By AFP   March 11, 2022 | 06:19 pm PT
Asia drives new pandemic surge
A patient and her relative wearing personal protective equipment wait outside the Accident and Emergency (A&E) department, following the coronavirus disease outbreak, in Hong Kong, March 4, 2022. Photo by Reuters/Tyrone Siu
The Covid-19 pandemic took a turn for the worse this week after five weeks of improvement, driven by an upsurge of cases in Asia.

Here is the state of play based on AFP's database:

The average number of global daily cases increased over the week by eight percent to 1.59 million, according to an AFP tally to Thursday.

That is, however, half the number in late January, when cases peaked at 3.37 million per day.

The confirmed cases only reflect a fraction of the actual number of infections, with varying counting practices and levels of testing in different countries.

Asia and Oceania remain pandemic hotspots, with 27 percent and 20 percent more new cases respectively compared to the previous week.

There was also a slight uptick in Africa, which saw a three percent rise, and in Europe where the number of cases increased by one percent.

The situation, however, continued to improve in the United States-Canada zone which recorded a 30 percent drop, in the Middle East (down 27 percent), and the Latin America-Caribbean zone (down 12 percent).

The Netherlands recorded the biggest increase in new cases this week, with an 80 percent spike.

Vietnam followed with 63 percent more, South Korea (55 percent more), Portugal (up 35 percent) and Ecuador (up 28 percent).

South Korea again recorded the biggest number of new cases this week, with an average of 264,000 per day, an increase of 55 percent.

It also recorded the highest rate on a per capita basis, with 3,605 per 100,000 inhabitants.

Vietnam, with 196,400 daily cases, saw an increase of 63 percent, while Germany came third with 177,200 cases, an increase of 15 percent.

Cases rocketed by 80 percent in the Netherlands to an average of 62,800 a day.

By head of the population, South Korea was followed by Hong Kong with 3,002 cases per 100,000 inhabitants and New Zealand with 2,934.

The main falls were in Georgia, where the number of new cases decreased 64 percent.
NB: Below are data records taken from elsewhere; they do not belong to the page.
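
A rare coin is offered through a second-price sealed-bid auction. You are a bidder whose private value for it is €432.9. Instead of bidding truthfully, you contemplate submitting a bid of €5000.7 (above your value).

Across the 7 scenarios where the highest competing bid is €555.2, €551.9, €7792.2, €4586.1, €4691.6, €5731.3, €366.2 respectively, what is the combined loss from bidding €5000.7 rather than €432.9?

The deviation costs you only when the competing bid falls strictly between €432.9 and €5000.7; elsewhere both bids give the same outcome.
€555.2: truthful payoff €0, deviation payoff −€122.3 → loss €122.3.
€551.9: truthful payoff €0, deviation payoff −€119 → loss €119.
€7792.2: outcomes coincide → loss €0.
€4586.1: truthful payoff €0, deviation payoff −€4153.2 → loss €4153.2.
€4691.6: truthful payoff €0, deviation payoff −€4258.7 → loss €4258.7.
€5731.3: outcomes coincide → loss €0.
€366.2: outcomes coincide → loss €0.
Total loss = €122.3 + €119 + €4153.2 + €4258.7 = €8653.2.

€8653.2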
Belarus followed with 56 percent fewer cases and Turkey (down 44 percent), Lebanon (down 43 percent) and Norway (down 41 percent).

The number of Covid-linked deaths continues to decline around the world, shrinking 12 percent to an average of 6,700 per day.

The US again mourned the most deaths, with an average of 1,165 a day, followed by Russia (700) and Brazil (501).

Hong Kong reported by far the highest death rate in proportion to population (23.8 per 100,000 inhabitants), followed at a distance by Lithuania (6.0) and Denmark (5.5).